Twenty four students from all over New Zealand were at Catalyst's Wellington office in January 2014, learning about open source software development while many of their peers spent time at the beach.
The group of thirteen girls and eleven boys from eleven different schools around the country were part of the fourth annual Catalyst Open Source Academy. The Academy ran from 6 to 17 January and gave the students an introduction to open source software development through a combination of classroom sessions and hands-on project work.
Three of the students returned after participating in the three-day Arduino Academy that Catalyst ran in July last year, where they learned how to work with the open source electronic prototyping platform.

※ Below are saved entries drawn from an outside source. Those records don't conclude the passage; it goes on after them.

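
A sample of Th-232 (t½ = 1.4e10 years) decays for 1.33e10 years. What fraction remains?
N/N₀ = (1/2)^(t/t½) = 0.5176 = 51.8%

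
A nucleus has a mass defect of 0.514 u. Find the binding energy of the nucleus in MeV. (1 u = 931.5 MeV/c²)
B.E. = Δm × 931.5 = 478.8 MeV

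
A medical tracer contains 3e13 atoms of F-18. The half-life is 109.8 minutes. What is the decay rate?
A = λN = 1.894e11 decays/minute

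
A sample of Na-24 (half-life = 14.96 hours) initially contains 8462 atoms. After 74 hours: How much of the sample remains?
N = N₀(1/2)^(t/t½) = 274.4 atoms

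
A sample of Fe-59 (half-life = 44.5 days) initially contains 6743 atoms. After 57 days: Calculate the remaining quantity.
N = N₀(1/2)^(t/t½) = 2775 atoms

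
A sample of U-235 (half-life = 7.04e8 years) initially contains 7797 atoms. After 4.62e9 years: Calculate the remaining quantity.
N = N₀(1/2)^(t/t½) = 82.49 atoms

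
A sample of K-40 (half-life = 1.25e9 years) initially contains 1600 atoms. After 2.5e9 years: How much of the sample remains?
N = N₀(1/2)^(t/t½) = 400 atoms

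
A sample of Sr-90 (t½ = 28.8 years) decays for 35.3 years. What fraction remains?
N/N₀ = (1/2)^(t/t½) = 0.4276 = 42.8%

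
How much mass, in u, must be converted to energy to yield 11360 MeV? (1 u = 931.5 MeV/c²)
m = E/c² = 12.2 u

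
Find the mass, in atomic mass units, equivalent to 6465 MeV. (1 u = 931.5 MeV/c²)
m = E/c² = 6.94 u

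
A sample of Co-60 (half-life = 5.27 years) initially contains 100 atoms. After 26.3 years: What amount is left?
N = N₀(1/2)^(t/t½) = 3.146 atoms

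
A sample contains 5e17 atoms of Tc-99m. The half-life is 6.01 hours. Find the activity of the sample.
A = λN = 5.767e16 decays/hour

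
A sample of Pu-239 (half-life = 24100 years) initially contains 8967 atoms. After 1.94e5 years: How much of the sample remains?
N = N₀(1/2)^(t/t½) = 33.84 atoms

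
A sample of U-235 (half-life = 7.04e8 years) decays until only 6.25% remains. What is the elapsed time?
t = t½ × log₂(N₀/N) = 2.816e9 years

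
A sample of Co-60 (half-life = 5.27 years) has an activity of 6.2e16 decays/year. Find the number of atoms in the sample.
N = A/λ = 4.714e17 atoms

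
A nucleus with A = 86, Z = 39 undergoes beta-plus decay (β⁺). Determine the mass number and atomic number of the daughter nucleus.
Daughter: A = 86, Z = 38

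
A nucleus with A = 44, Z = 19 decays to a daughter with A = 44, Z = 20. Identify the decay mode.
ΔA = 0, ΔZ = +1 ⇒ beta-minus decay (β⁻)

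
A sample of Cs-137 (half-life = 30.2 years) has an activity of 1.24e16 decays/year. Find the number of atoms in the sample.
N = A/λ = 5.403e17 atoms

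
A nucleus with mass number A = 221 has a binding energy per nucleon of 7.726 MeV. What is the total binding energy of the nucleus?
B.E. = 7.726 × 221 = 1707 MeV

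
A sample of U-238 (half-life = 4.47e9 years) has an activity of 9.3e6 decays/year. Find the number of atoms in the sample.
N = A/λ = 5.997e16 atoms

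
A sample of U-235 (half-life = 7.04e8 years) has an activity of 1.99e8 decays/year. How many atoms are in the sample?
N = A/λ = 2.021e17 atoms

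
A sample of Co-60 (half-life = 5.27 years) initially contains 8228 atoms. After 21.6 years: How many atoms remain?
N = N₀(1/2)^(t/t½) = 480.3 atoms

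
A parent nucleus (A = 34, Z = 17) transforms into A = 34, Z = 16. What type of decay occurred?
ΔA = 0, ΔZ = -1 ⇒ beta-plus decay (β⁺) or electron capture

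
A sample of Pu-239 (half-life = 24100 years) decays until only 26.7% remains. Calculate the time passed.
t = t½ × log₂(N₀/N) = 45910 years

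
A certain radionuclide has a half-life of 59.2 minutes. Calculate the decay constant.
λ = ln(2)/t½ = 0.01171 minute⁻¹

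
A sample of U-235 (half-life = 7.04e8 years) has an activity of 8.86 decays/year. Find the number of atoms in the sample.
N = A/λ = 8.999e9 atoms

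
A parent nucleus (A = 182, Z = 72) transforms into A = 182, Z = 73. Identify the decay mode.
ΔA = 0, ΔZ = +1 ⇒ beta-minus decay (β⁻)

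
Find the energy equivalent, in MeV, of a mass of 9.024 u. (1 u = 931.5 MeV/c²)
E = mc² = 8406 MeV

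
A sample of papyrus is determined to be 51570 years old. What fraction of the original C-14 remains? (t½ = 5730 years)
N/N₀ = (1/2)^(t/t½) = 0.001953 = 0.195%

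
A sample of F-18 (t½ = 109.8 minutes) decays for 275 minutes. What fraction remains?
N/N₀ = (1/2)^(t/t½) = 0.1762 = 17.6%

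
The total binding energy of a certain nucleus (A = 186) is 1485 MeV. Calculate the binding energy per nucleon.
B.E./A = 1485/186 = 7.984 MeV/nucleon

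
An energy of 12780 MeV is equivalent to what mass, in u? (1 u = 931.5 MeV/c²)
m = E/c² = 13.72 u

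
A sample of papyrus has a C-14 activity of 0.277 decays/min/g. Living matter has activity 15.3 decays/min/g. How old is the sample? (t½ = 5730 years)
Age = t½ × log₂(A₀/A) = 33160 years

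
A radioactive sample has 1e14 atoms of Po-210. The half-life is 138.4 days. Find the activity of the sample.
A = λN = 5.008e11 decays/day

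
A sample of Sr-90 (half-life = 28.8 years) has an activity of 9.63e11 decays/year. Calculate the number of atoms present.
N = A/λ = 4.001e13 atoms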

"The 2014 intake of students marked a significant step up in terms of prior knowledge of, and experience with open source technologies.

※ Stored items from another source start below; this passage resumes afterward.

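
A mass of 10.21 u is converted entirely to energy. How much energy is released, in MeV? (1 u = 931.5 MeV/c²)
E = mc² = 9511 MeV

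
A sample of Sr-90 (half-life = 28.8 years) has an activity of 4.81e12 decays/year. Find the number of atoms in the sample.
N = A/λ = 1.999e14 atoms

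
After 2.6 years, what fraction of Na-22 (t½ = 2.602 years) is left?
N/N₀ = (1/2)^(t/t½) = 0.5003 = 50%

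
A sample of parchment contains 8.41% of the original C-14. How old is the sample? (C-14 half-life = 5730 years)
Age = t½ × log₂(1/ratio) = 20470 years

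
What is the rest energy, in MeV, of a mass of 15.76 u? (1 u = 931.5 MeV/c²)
E = mc² = 14680 MeV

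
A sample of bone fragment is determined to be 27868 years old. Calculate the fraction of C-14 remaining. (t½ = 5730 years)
N/N₀ = (1/2)^(t/t½) = 0.03435 = 3.44%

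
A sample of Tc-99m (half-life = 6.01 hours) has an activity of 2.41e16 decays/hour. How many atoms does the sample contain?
N = A/λ = 2.09e17 atoms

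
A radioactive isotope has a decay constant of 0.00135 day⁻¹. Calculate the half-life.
t½ = ln(2)/λ = 513.4 days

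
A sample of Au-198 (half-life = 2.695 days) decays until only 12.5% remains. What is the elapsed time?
t = t½ × log₂(N₀/N) = 8.085 days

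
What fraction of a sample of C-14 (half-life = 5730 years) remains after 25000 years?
N/N₀ = (1/2)^(t/t½) = 0.0486 = 4.86%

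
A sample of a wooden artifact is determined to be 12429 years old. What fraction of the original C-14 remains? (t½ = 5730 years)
N/N₀ = (1/2)^(t/t½) = 0.2223 = 22.2%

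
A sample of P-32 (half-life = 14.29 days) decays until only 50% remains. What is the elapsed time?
t = t½ × log₂(N₀/N) = 14.29 days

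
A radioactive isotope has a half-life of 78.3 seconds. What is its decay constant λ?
λ = ln(2)/t½ = 0.008852 second⁻¹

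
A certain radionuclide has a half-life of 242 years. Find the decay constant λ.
λ = ln(2)/t½ = 0.002864 year⁻¹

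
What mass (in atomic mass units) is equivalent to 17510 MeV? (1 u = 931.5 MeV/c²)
m = E/c² = 18.8 u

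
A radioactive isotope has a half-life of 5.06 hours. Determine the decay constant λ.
λ = ln(2)/t½ = 0.137 hour⁻¹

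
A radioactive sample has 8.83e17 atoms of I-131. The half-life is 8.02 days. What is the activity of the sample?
A = λN = 7.632e16 decays/day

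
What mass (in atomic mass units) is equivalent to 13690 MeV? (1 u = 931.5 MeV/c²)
m = E/c² = 14.7 u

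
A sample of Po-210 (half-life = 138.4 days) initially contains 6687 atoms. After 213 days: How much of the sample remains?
N = N₀(1/2)^(t/t½) = 2301 atoms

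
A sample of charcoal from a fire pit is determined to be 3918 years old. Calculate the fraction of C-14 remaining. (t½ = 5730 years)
N/N₀ = (1/2)^(t/t½) = 0.6225 = 62.3%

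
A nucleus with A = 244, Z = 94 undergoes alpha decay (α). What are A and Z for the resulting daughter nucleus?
Daughter: A = 240, Z = 92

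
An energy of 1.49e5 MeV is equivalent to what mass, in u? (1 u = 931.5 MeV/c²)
m = E/c² = 160 u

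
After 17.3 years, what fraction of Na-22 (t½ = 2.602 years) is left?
N/N₀ = (1/2)^(t/t½) = 0.009966 = 0.997%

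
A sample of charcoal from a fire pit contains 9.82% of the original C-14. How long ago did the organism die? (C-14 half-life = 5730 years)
Age = t½ × log₂(1/ratio) = 19180 years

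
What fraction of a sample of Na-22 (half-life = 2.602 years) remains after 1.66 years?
N/N₀ = (1/2)^(t/t½) = 0.6426 = 64.3%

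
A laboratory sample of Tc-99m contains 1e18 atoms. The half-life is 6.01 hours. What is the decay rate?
A = λN = 1.153e17 decays/hour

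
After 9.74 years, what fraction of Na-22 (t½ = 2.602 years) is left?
N/N₀ = (1/2)^(t/t½) = 0.07467 = 7.47%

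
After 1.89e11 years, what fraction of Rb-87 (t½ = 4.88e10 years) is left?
N/N₀ = (1/2)^(t/t½) = 0.06825 = 6.83%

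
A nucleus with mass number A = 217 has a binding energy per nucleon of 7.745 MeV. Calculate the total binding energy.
B.E. = 7.745 × 217 = 1681 MeV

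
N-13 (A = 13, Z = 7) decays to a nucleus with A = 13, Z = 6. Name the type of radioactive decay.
ΔA = 0, ΔZ = -1 ⇒ beta-plus decay (β⁺) or electron capture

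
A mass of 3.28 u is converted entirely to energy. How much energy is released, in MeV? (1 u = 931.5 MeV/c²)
E = mc² = 3055 MeV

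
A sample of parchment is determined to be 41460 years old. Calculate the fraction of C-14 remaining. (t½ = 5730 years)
N/N₀ = (1/2)^(t/t½) = 0.006635 = 0.664%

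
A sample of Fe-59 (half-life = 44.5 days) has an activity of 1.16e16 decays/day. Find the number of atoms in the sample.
N = A/λ = 7.447e17 atoms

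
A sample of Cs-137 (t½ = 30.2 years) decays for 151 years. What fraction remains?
N/N₀ = (1/2)^(t/t½) = 0.03125 = 3.12%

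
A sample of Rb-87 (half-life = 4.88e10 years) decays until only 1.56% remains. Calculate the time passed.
t = t½ × log₂(N₀/N) = 2.929e11 years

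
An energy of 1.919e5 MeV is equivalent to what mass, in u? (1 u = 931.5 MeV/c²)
m = E/c² = 206 u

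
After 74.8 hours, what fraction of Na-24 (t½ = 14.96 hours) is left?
N/N₀ = (1/2)^(t/t½) = 0.03125 = 3.13%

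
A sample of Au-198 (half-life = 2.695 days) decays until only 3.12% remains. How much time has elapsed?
t = t½ × log₂(N₀/N) = 13.48 days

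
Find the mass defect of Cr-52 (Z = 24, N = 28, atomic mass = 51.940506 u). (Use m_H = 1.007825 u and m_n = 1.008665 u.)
Δm = Z·m_H + N·m_n − M = 0.4899 u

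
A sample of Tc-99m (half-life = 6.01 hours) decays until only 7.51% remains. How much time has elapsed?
t = t½ × log₂(N₀/N) = 22.45 hours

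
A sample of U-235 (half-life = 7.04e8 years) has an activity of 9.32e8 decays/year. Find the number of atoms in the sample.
N = A/λ = 9.466e17 atoms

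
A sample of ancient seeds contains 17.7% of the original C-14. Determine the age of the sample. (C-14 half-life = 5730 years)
Age = t½ × log₂(1/ratio) = 14310 years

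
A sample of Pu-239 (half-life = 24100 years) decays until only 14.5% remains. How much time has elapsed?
t = t½ × log₂(N₀/N) = 67140 years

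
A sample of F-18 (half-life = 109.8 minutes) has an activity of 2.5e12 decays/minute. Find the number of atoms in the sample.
N = A/λ = 3.96e14 atoms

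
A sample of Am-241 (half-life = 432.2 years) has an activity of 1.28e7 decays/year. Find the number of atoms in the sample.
N = A/λ = 7.981e9 atoms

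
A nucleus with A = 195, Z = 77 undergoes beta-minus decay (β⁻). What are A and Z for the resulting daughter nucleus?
Daughter: A = 195, Z = 78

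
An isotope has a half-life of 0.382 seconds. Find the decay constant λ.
λ = ln(2)/t½ = 1.815 second⁻¹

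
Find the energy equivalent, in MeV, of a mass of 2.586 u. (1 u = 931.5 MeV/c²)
E = mc² = 2409 MeV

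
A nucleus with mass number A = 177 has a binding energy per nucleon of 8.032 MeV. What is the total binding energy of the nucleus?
B.E. = 8.032 × 177 = 1422 MeV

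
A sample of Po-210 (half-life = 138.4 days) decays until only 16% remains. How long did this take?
t = t½ × log₂(N₀/N) = 365.9 days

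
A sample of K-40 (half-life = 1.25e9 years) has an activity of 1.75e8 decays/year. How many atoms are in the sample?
N = A/λ = 3.156e17 atoms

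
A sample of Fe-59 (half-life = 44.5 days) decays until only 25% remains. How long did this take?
t = t½ × log₂(N₀/N) = 89 days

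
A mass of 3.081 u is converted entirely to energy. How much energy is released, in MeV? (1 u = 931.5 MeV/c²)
E = mc² = 2870 MeV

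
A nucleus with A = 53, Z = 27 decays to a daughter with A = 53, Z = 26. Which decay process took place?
ΔA = 0, ΔZ = -1 ⇒ beta-plus decay (β⁺) or electron capture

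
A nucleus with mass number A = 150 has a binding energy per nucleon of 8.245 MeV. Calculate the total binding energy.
B.E. = 8.245 × 150 = 1237 MeV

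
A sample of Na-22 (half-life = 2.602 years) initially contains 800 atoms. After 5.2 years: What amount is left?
N = N₀(1/2)^(t/t½) = 200.2 atoms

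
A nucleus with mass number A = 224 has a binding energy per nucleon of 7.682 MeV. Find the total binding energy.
B.E. = 7.682 × 224 = 1721 MeV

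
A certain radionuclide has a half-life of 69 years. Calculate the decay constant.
λ = ln(2)/t½ = 0.01005 year⁻¹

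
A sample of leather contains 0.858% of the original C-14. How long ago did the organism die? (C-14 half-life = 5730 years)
Age = t½ × log₂(1/ratio) = 39340 years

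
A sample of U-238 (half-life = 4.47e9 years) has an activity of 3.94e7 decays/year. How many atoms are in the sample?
N = A/λ = 2.541e17 atoms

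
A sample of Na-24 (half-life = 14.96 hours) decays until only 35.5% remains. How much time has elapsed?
t = t½ × log₂(N₀/N) = 22.35 hours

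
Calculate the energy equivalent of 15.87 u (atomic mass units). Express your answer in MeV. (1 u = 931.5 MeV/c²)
E = mc² = 14780 MeV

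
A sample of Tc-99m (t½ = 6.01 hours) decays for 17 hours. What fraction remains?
N/N₀ = (1/2)^(t/t½) = 0.1408 = 14.1%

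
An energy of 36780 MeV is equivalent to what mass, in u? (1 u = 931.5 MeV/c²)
m = E/c² = 39.48 u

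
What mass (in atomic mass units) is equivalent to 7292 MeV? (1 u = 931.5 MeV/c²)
m = E/c² = 7.828 u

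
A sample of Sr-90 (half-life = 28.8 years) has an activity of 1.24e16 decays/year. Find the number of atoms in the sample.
N = A/λ = 5.152e17 atoms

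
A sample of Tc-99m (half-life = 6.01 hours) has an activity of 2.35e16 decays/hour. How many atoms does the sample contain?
N = A/λ = 2.038e17 atoms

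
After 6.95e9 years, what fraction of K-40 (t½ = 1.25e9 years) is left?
N/N₀ = (1/2)^(t/t½) = 0.0212 = 2.12%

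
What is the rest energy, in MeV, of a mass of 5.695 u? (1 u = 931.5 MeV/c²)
E = mc² = 5305 MeV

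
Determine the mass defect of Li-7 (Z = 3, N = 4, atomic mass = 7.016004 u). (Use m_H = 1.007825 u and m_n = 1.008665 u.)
Δm = Z·m_H + N·m_n − M = 0.04213 u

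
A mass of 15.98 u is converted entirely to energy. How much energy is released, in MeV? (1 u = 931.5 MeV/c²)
E = mc² = 14890 MeV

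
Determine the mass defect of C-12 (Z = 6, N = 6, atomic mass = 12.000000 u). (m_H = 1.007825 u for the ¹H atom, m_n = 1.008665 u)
Δm = Z·m_H + N·m_n − M = 0.09894 u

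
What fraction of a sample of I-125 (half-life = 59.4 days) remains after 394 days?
N/N₀ = (1/2)^(t/t½) = 0.01008 = 1.01%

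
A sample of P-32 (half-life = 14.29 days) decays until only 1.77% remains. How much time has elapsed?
t = t½ × log₂(N₀/N) = 83.17 days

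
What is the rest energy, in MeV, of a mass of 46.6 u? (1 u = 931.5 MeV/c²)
E = mc² = 43410 MeV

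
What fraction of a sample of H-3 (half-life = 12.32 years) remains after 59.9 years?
N/N₀ = (1/2)^(t/t½) = 0.03439 = 3.44%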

"This reflects the growing acceptance of open source as the standard for innovative and accessible software development. It also presents Catalyst with a real challenge in designing a programme that stretches and engages these students. It's a great problem to have," said Don Christie, Catalyst Director.

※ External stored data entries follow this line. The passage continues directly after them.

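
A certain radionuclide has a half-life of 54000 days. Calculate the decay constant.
λ = ln(2)/t½ = 1.284e-5 day⁻¹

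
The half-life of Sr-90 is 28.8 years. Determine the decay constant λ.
λ = ln(2)/t½ = 0.02407 year⁻¹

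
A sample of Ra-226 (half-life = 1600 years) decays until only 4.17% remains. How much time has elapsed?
t = t½ × log₂(N₀/N) = 7334 years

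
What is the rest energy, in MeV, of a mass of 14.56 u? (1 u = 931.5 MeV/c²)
E = mc² = 13560 MeV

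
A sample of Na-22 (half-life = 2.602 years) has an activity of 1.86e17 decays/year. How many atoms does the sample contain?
N = A/λ = 6.982e17 atoms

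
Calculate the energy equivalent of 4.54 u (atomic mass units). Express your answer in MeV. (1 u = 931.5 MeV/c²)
E = mc² = 4229 MeV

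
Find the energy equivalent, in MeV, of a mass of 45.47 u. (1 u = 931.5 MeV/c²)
E = mc² = 42360 MeV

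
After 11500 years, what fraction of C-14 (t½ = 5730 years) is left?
N/N₀ = (1/2)^(t/t½) = 0.2488 = 24.9%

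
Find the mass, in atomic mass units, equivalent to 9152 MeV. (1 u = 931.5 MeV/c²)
m = E/c² = 9.825 u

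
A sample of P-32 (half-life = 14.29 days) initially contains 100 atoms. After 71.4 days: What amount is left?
N = N₀(1/2)^(t/t½) = 3.133 atoms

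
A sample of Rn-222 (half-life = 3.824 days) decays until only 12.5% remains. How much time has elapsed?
t = t½ × log₂(N₀/N) = 11.47 days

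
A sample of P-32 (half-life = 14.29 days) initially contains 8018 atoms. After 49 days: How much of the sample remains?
N = N₀(1/2)^(t/t½) = 744.5 atoms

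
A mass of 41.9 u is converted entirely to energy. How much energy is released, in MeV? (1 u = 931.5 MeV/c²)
E = mc² = 39030 MeV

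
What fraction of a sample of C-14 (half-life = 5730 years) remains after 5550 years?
N/N₀ = (1/2)^(t/t½) = 0.511 = 51.1%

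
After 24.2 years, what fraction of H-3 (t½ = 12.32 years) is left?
N/N₀ = (1/2)^(t/t½) = 0.2563 = 25.6%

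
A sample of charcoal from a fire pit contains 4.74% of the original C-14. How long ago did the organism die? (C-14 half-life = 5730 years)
Age = t½ × log₂(1/ratio) = 25210 years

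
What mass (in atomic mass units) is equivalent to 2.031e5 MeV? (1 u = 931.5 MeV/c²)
m = E/c² = 218 u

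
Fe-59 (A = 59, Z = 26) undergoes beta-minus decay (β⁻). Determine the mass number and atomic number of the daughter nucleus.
Daughter: A = 59, Z = 27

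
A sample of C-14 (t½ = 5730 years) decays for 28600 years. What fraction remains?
N/N₀ = (1/2)^(t/t½) = 0.03144 = 3.14%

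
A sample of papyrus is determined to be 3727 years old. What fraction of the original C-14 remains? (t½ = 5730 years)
N/N₀ = (1/2)^(t/t½) = 0.6371 = 63.7%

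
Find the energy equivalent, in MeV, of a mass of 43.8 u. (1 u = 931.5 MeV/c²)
E = mc² = 40800 MeV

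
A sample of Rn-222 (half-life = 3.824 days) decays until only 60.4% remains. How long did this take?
t = t½ × log₂(N₀/N) = 2.781 days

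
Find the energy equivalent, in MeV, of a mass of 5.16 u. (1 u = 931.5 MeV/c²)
E = mc² = 4807 MeV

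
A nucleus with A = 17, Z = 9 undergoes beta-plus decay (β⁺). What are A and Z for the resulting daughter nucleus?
Daughter: A = 17, Z = 8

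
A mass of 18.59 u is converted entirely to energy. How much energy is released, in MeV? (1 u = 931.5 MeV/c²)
E = mc² = 17320 MeV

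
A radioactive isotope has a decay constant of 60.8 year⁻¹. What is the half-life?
t½ = ln(2)/λ = 0.0114 years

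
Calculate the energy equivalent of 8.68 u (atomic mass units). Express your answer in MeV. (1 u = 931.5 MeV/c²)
E = mc² = 8085 MeV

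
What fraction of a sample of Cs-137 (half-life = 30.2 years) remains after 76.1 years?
N/N₀ = (1/2)^(t/t½) = 0.1744 = 17.4%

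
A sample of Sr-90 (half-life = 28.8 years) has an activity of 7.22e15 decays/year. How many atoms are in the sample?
N = A/λ = 3e17 atoms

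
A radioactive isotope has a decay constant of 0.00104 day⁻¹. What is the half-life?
t½ = ln(2)/λ = 666.5 days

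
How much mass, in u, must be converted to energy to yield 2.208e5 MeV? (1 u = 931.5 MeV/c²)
m = E/c² = 237 u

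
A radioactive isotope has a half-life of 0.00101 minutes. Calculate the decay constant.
λ = ln(2)/t½ = 686.3 minute⁻¹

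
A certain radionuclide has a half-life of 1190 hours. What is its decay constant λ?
λ = ln(2)/t½ = 5.825e-4 hour⁻¹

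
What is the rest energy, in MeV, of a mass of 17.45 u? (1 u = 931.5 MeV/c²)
E = mc² = 16250 MeV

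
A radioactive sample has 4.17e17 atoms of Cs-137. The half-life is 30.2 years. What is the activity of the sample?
A = λN = 9.571e15 decays/year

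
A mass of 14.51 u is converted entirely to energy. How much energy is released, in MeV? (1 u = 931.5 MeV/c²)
E = mc² = 13520 MeV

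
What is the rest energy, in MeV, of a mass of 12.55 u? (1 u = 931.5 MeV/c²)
E = mc² = 11690 MeV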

The students spent the first week in a series of sessions with fourteen different tutors, covering a wide range of technologies and topics that formed the base for the second week, where they each contributed actively to an existing open source project. The students could choose from Drupal, Koha, Mahara, and Piwik. One group of students decided to create an app for Firefox OS instead, as they had learned about that operating system in the first week. By the end of the two weeks, the students had contributed over 50 changes to the software programmes that they had chosen to work with.
"The goal in the second week is to work with the students and help them have code committed to open source projects, including Drupal, Koha, Mahara and Piwik. It is a real achievement to know that you have made a contribution to a project that is being used by millions of people around the world.
"In running the Academy, we want to help these students to participate in open source communities and support them to explore their passion for IT through freely available open source tools.
"We also hope to attract more talented Kiwis into the IT profession, and particularly to meet the growing demand for open source technology across the public and private sectors, both here in New Zealand and internationally, Christie said.